Google Stadia’s launch hasn’t gone smoothly. A lackluster library of games and several missing key features soured what was supposed to be Google’s big arrival to the gaming industry last week. Worse still, many of the games simply aren’t running at the true 4K resolution that was promised as a standard feature following Stadia’s initial reveal event.
Destiny 2, for example, is streaming at 1080p, and recent tests performed by Digital Foundry revealed Red Dead Redemption 2 is being upscaled from the same resolution to 1440p. Many other games, too, are well off the mark in terms of reaching the visual fidelity benchmark laid out by Google.

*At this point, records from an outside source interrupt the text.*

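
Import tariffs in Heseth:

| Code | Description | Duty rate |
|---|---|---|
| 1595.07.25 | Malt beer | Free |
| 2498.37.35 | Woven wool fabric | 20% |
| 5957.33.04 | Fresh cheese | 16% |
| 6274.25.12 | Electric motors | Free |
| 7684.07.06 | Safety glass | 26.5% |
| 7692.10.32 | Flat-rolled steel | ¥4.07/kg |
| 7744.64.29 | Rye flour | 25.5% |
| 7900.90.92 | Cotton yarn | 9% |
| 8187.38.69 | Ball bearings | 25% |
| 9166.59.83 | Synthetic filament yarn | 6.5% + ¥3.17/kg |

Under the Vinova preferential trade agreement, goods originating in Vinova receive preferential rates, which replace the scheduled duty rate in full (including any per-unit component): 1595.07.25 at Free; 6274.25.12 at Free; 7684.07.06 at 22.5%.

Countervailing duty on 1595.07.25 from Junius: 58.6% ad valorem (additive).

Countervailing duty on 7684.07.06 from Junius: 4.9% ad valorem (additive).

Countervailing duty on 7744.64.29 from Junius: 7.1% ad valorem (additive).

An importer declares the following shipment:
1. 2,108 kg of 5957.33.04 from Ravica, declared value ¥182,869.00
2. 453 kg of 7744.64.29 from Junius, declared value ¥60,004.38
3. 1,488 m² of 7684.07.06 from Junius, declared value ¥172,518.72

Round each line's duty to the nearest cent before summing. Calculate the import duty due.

¥102,991.35

Line 1 (5957.33.04, Ravica, 2,108 kg, ¥182,869.00):
Base rate for 5957.33.04 is 16%.
Duty = ¥182,869.00 × 16% = ¥29,259.04.
Line 2 (7744.64.29, Junius, 453 kg, ¥60,004.38):
Base rate for 7744.64.29 is 25.5%.
Additional duty on 7744.64.29 from Junius: +7.1%. Applied ad valorem rate: 25.5% + 7.1% = 32.6%.
Duty = ¥60,004.38 × 32.6% = ¥19,561.43.
Line 3 (7684.07.06, Junius, 1,488 m², ¥172,518.72):
Base rate for 7684.07.06 is 26.5%.
7684.07.06 has an FTA preferential rate, but origin Junius is not Vinova; base rate stands.
Additional duty on 7684.07.06 from Junius: +4.9%. Applied ad valorem rate: 26.5% + 4.9% = 31.4%.
Duty = ¥172,518.72 × 31.4% = ¥54,170.88.
Total = ¥29,259.04 + ¥19,561.43 + ¥54,170.88 = ¥102,991.35.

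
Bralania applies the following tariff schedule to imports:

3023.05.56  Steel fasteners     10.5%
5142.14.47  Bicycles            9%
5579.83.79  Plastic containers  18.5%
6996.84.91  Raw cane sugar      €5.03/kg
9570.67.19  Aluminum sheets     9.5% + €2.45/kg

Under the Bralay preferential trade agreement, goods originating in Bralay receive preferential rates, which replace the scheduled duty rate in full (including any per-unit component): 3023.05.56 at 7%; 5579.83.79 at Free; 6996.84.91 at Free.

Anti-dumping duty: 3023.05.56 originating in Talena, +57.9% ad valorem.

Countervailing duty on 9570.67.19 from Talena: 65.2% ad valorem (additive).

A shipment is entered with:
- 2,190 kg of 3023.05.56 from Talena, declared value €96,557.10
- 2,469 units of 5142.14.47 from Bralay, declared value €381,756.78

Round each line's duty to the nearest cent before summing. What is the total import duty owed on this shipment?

Line 1 (3023.05.56, Talena, 2,190 kg, €96,557.10):
Base rate for 3023.05.56 is 10.5%.
3023.05.56 has an FTA preferential rate, but origin Talena is not Bralay; base rate stands.
Additional duty on 3023.05.56 from Talena: +57.9%. Applied ad valorem rate: 10.5% + 57.9% = 68.4%.
Duty = €96,557.10 × 68.4% = €66,045.06.
Line 2 (5142.14.47, Bralay, 2,469 units, €381,756.78):
Base rate for 5142.14.47 is 9%.
Origin Bralay is the FTA partner but 5142.14.47 is not on the preference list; base rate stands.
Duty = €381,756.78 × 9% = €34,358.11.
Total = €66,045.06 + €34,358.11 = €100,403.17.

€100,403.17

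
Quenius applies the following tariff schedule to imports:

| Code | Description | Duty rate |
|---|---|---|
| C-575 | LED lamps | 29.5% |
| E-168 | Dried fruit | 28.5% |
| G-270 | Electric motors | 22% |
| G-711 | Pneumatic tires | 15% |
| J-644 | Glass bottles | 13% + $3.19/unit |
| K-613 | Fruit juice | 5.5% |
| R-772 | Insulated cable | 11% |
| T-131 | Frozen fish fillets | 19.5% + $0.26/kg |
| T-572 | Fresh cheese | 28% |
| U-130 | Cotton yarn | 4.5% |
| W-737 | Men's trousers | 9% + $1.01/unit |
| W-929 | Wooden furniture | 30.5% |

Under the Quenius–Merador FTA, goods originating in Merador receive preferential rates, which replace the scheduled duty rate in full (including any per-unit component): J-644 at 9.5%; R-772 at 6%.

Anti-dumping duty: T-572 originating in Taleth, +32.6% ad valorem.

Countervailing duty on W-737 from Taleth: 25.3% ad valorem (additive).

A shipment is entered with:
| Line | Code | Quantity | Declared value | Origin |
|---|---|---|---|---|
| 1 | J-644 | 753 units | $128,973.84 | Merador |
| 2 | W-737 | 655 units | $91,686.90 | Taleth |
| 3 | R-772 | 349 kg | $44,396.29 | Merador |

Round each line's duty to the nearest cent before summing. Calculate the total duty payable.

Line 1 (J-644, Merador, 753 units, $128,973.84):
Base rate for J-644 is 13% + $3.19/unit.
Origin Merador qualifies under the Quenius–Merador agreement and J-644 is covered: preferential rate 9.5% applies instead.
Duty = $128,973.84 × 9.5% = $12,252.51.
Line 2 (W-737, Taleth, 655 units, $91,686.90):
Base rate for W-737 is 9% + $1.01/unit.
Additional duty on W-737 from Taleth: +25.3%. Applied ad valorem rate: 9% + 25.3% = 34.3%.
Duty = $91,686.90 × 34.3% + 655 × $1.01 = $32,110.16.
Line 3 (R-772, Merador, 349 kg, $44,396.29):
Base rate for R-772 is 11%.
Origin Merador qualifies under the Quenius–Merador agreement and R-772 is covered: preferential rate 6% applies instead.
Duty = $44,396.29 × 6% = $2,663.78.
Total = $12,252.51 + $32,110.16 + $2,663.78 = $47,026.45.

$47,026.45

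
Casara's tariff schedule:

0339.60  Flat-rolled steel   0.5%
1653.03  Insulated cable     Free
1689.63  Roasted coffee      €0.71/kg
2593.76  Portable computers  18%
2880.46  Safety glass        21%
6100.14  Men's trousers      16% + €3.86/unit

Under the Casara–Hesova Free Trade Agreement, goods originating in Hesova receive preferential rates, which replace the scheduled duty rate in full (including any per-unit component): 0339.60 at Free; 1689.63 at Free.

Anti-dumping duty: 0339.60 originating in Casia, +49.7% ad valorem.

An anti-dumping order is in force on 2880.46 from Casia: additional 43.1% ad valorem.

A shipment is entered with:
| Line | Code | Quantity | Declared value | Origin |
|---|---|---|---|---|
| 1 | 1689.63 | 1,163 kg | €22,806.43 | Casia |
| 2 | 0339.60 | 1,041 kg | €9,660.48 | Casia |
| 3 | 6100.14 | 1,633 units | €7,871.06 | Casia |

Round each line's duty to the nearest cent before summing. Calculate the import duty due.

Line 1 (1689.63, Casia, 1,163 kg, €22,806.43):
Base rate for 1689.63 is €0.71/kg.
1689.63 has an FTA preferential rate, but origin Casia is not Hesova; base rate stands.
Duty = 1,163 × €0.71 = €825.73.
Line 2 (0339.60, Casia, 1,041 kg, €9,660.48):
Base rate for 0339.60 is 0.5%.
0339.60 has an FTA preferential rate, but origin Casia is not Hesova; base rate stands.
Additional duty on 0339.60 from Casia: +49.7%. Applied ad valorem rate: 0.5% + 49.7% = 50.2%.
Duty = €9,660.48 × 50.2% = €4,849.56.
Line 3 (6100.14, Casia, 1,633 units, €7,871.06):
Base rate for 6100.14 is 16% + €3.86/unit.
Duty = €7,871.06 × 16% + 1,633 × €3.86 = €7,562.75.
Total = €825.73 + €4,849.56 + €7,562.75 = €13,238.04.

€13,238.04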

Understandably disappointed customers have since taken to accusing Google of exaggerating Stadia’s performance and misrepresenting its product, which has prompted the company to issue a statement to try and put out the fires.
In a statement issued to 9to5Google, Google essentially offloaded the blame to the developers:
“Stadia streams at 4K and 60 FPS – and that includes all aspects of our graphics pipeline from game to screen: GPU, encoder and Chromecast Ultra all outputting at 4k to 4k TVs, with the appropriate internet connection.

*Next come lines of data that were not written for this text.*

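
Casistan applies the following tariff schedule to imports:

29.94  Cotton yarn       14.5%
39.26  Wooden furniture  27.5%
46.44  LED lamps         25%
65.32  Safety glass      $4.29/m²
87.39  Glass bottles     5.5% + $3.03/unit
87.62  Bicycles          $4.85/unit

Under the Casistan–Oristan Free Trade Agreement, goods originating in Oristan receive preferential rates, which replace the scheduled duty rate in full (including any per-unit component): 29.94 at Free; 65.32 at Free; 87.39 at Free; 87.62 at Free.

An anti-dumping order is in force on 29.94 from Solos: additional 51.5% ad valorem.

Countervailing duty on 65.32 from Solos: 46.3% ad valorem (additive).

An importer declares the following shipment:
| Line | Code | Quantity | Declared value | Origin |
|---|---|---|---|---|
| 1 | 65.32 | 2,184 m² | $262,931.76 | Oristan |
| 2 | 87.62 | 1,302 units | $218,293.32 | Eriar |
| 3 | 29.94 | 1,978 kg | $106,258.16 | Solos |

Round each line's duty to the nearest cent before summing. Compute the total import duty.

Line 1 (65.32, Oristan, 2,184 m², $262,931.76):
Base rate for 65.32 is $4.29/m².
Origin Oristan qualifies under the Casistan–Oristan agreement and 65.32 is covered: preferential rate Free applies instead.
The additional-duty order on 65.32 targets Solos, not Oristan; it does not apply.
Duty = $262,931.76 × 0% = $0.00.
Line 2 (87.62, Eriar, 1,302 units, $218,293.32):
Base rate for 87.62 is $4.85/unit.
87.62 has an FTA preferential rate, but origin Eriar is not Oristan; base rate stands.
Duty = 1,302 × $4.85 = $6,314.70.
Line 3 (29.94, Solos, 1,978 kg, $106,258.16):
Base rate for 29.94 is 14.5%.
29.94 has an FTA preferential rate, but origin Solos is not Oristan; base rate stands.
Additional duty on 29.94 from Solos: +51.5%. Applied ad valorem rate: 14.5% + 51.5% = 66%.
Duty = $106,258.16 × 66% = $70,130.39.
Total = $0.00 + $6,314.70 + $70,130.39 = $76,445.09.

$76,445.09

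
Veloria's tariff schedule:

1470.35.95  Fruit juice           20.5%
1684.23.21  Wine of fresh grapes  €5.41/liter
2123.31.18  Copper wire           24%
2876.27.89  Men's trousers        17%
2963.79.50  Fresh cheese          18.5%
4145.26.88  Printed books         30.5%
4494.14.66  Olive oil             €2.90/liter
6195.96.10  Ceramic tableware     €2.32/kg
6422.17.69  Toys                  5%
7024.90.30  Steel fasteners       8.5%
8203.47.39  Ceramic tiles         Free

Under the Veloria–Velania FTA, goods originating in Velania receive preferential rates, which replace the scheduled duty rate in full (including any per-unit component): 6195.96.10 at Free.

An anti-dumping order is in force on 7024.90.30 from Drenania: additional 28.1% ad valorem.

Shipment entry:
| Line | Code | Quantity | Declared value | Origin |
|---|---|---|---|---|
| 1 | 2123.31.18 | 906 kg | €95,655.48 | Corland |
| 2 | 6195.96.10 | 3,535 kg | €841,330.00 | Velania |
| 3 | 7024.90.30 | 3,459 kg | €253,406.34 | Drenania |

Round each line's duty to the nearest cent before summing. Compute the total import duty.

€115,704.04

Line 1 (2123.31.18, Corland, 906 kg, €95,655.48):
Base rate for 2123.31.18 is 24%.
Duty = €95,655.48 × 24% = €22,957.32.
Line 2 (6195.96.10, Velania, 3,535 kg, €841,330.00):
Base rate for 6195.96.10 is €2.32/kg.
Origin Velania qualifies under the Veloria–Velania agreement and 6195.96.10 is covered: preferential rate Free applies instead.
Duty = €841,330.00 × 0% = €0.00.
Line 3 (7024.90.30, Drenania, 3,459 kg, €253,406.34):
Base rate for 7024.90.30 is 8.5%.
Additional duty on 7024.90.30 from Drenania: +28.1%. Applied ad valorem rate: 8.5% + 28.1% = 36.6%.
Duty = €253,406.34 × 36.6% = €92,746.72.
Total = €22,957.32 + €0.00 + €92,746.72 = €115,704.04.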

Developers making Stadia games work hard to deliver the best streaming experience for every game. Like you see on all platforms, this includes a variety of techniques to achieve the best overall quality. We give developers the freedom of how to achieve the best image quality and frame rate on Stadia and we are impressed with what they have been able to achieve for day one.
We expect that many developers can, and in most cases will, continue to improve their games on Stadia. And because Stadia lives in our data centers, developers are able to innovate quickly while delivering even better experiences directly to you without the need for game patches or downloads.”

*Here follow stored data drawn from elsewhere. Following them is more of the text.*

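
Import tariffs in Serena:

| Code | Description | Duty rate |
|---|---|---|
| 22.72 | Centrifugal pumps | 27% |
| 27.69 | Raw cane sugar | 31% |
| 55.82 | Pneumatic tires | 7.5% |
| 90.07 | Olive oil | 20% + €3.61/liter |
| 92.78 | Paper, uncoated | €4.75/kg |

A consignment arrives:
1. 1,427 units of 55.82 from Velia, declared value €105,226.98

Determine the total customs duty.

€7,892.02

Line 1 (55.82, Velia, 1,427 units, €105,226.98):
Base rate for 55.82 is 7.5%.
Duty = €105,226.98 × 7.5% = €7,892.02.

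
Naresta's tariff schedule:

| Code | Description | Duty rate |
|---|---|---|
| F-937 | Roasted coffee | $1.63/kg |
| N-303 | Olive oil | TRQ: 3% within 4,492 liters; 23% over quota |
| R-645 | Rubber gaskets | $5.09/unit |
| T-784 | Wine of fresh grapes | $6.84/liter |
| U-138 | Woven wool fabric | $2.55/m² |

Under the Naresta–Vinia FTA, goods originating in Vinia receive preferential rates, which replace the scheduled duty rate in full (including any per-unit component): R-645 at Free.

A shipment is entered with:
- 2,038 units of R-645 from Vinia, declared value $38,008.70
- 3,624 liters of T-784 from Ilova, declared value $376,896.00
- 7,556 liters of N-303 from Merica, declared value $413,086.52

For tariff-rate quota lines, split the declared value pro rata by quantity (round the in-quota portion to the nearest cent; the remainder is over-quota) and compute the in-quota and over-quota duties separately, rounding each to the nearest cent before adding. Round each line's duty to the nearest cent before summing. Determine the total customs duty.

Line 1 (R-645, Vinia, 2,038 units, $38,008.70):
Base rate for R-645 is $5.09/unit.
Origin Vinia qualifies under the Naresta–Vinia agreement and R-645 is covered: preferential rate Free applies instead.
Duty = $38,008.70 × 0% = $0.00.
Line 2 (T-784, Ilova, 3,624 liters, $376,896.00):
Base rate for T-784 is $6.84/liter.
Duty = 3,624 × $6.84 = $24,788.16.
Line 3 (N-303, Merica, 7,556 liters, $413,086.52):
Code N-303 is under a tariff-rate quota (threshold 4,492 liters). In-quota: 4,492 liters at 3%; over-quota: 3,064 liters at 23%.
Pro-rata value split: in-quota = $413,086.52 × 4,492/7,556 = $245,577.64; over-quota = $413,086.52 − $245,577.64 = $167,508.88.
In-quota duty = $245,577.64 × 3% = $7,367.33. Over-quota duty = $167,508.88 × 23% = $38,527.04.
Line duty = $7,367.33 + $38,527.04 = $45,894.37.
Total = $0.00 + $24,788.16 + $45,894.37 = $70,682.53.

$70,682.53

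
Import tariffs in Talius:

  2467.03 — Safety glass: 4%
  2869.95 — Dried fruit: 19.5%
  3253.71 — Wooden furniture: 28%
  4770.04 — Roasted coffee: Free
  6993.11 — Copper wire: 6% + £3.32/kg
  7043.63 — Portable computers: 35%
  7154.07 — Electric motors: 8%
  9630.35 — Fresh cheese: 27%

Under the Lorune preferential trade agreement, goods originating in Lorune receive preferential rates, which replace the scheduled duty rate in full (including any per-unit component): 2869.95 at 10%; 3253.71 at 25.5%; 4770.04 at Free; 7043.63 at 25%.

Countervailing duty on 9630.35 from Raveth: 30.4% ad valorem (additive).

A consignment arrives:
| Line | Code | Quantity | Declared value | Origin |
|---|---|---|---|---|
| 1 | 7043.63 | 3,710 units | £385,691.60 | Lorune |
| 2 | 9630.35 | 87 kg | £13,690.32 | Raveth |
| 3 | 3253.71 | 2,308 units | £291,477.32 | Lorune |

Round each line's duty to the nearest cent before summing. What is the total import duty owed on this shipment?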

The long and the short of it is that Stadia is capable of delivering 4K resolutions but only if the developers have ensured their ports are designed to do so.
Technically, then, it isn’t Stadia that’s the problem, but you’d have to say it was a very short-sighted decision on the part of Google to promise that all games would run at 4K resolutions when it was out of their hands to begin with.
Ultimately, Stadia customers are not getting the experience they were told they would, and that’s entirely at the fault of Google’s messaging.
While moving forward I’ve no doubt that as the service matures and more developers offer Stadia ports we can expect true 4K to be a standard feature of the platform, but this latest statement definitely reinforces the sentiment that Stadia just isn’t ready for prime time. Right now, it’s a glorified beta and not a serious competitor to conventional gaming platforms.